«Scegli un lavoro che ami e non dovrai mai lavorare un giorno nella tua vita» (Confucio). Ma nella realtà, quanti di noi fanno un lavoro che apprezzano davvero? La scelta del proprio lavoro e del proprio futuro professionale, molto spesso, accade per caso. Entriamo nella prima società che ci offre un contratto, accettiamo magari la prima offerta subito dopo il diploma o la laurea e ci fermiamo nella prima azienda in cui abbiamo fatto uno stage e dove alla fine siamo stati bene. Ma veramente è un lavoro che ci piace o una scelta di comodo?
A colloquio spesso chiediamo ai candidati di indicare cosa si desidera dalla prossima opportunità professionale. E davvero in pochi rispondono che vorrebbero fare qualcosa che piaccia e appassioni. Di solito le motivazioni che spingono a cercare un nuovo lavoro sono cinque:
1) Un’azienda più grande, magari multinazionale.
2) Un futuro capo più bravo o comunque differente.
3) Uno stipendio o un pacchetto retributivo più alti.
4) Maggiore vicinanza a casa.
5) Una visione internazionale e piani di formazione, soprattutto per i profili più giovani.
Quasi mai, durante i colloqui, si entra nel merito della qualità del lavoro e di quanto questa possa rappresentare una spinta al miglioramento. Svegliarsi la mattina contenti di andare in ufficio perché quello che si andrà a fare è piacevole e stimolante cambia non poco le carte in tavola nell’affrontare le attività lavorative quotidiane.

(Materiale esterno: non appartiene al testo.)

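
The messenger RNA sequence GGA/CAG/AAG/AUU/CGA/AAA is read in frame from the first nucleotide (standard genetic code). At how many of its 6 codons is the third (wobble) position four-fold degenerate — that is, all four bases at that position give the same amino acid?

Codon 1 GGA (Gly): third position 4-fold.
Codon 2 CAG (Gln): third position 2-fold.
Codon 3 AAG (Lys): third position 2-fold.
Codon 4 AUU (Ile): third position 3-fold.
Codon 5 CGA (Arg): third position 4-fold.
Codon 6 AAA (Lys): third position 2-fold.
Four-fold degenerate third positions: 2.

2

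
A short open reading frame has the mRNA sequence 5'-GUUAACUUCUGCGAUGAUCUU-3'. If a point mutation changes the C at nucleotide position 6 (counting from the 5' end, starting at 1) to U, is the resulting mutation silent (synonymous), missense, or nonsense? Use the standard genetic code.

Position 6 falls in codon 2: AAC → Asn.
After the substitution the codon is AAU → Asn.
Both encode Asn, so the change is synonymous.

silent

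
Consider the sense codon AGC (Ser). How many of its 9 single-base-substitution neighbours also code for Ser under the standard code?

1

Position 1: none → 0 synonymous.
Position 2: none → 0 synonymous.
Position 3: AGU → 1 synonymous.
Total: 0 + 0 + 1 = 1.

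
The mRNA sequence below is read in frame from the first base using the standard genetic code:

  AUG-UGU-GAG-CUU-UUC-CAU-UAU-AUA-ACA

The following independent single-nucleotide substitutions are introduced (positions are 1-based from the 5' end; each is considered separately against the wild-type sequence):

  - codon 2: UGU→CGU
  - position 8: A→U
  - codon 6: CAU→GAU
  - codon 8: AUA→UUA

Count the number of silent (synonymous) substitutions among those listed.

Codon 2: UGU (Cys) → CGU (Arg) — missense.
Codon 3: GAG (Glu) → GUG (Val) — missense.
Codon 6: CAU (His) → GAU (Asp) — missense.
Codon 8: AUA (Ile) → UUA (Leu) — missense.
Synonymous: 0 of 4.

0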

Un capo appassionato del proprio lavoro si vede immediatamente. Ha un approccio completamente diverso da chi è obbligato per forza a svolgere quel ruolo, in un’azienda che non apprezza. Un leader che ha la possibilità di lavorare in un contesto che ritiene positivo sarà certamente più coinvolgente, saprà contenere e gestire meglio lo stress, saprà accrescere il livello di motivazione e di coinvolgimento del proprio team e, non per ultimo, avrà probabilmente migliori capacità di superare proprie resistenze personali ad attività, persone o situazioni a lui meno vicine. E anche un dipendente, se svolge un compito piacevole e in un’azienda che stima, metterà molta più spinta in quello che fa.
In effetti se analizziamo il tema della retention - e la sua diretta conseguenza di evitare un cambio troppo frequente di dipendenti che, non dimentichiamolo, ha costi elevati sia dal punto di vista della selezione, sia dal punto di vista della formazione - ci rendiamo conto di quanto sia fondamentale per i talenti. Oggi assumere persone che si appassionano a quello che fanno (prodotti, servizi, tecnologia, ambiente di lavoro) aumenta notevolmente il tasso di retention.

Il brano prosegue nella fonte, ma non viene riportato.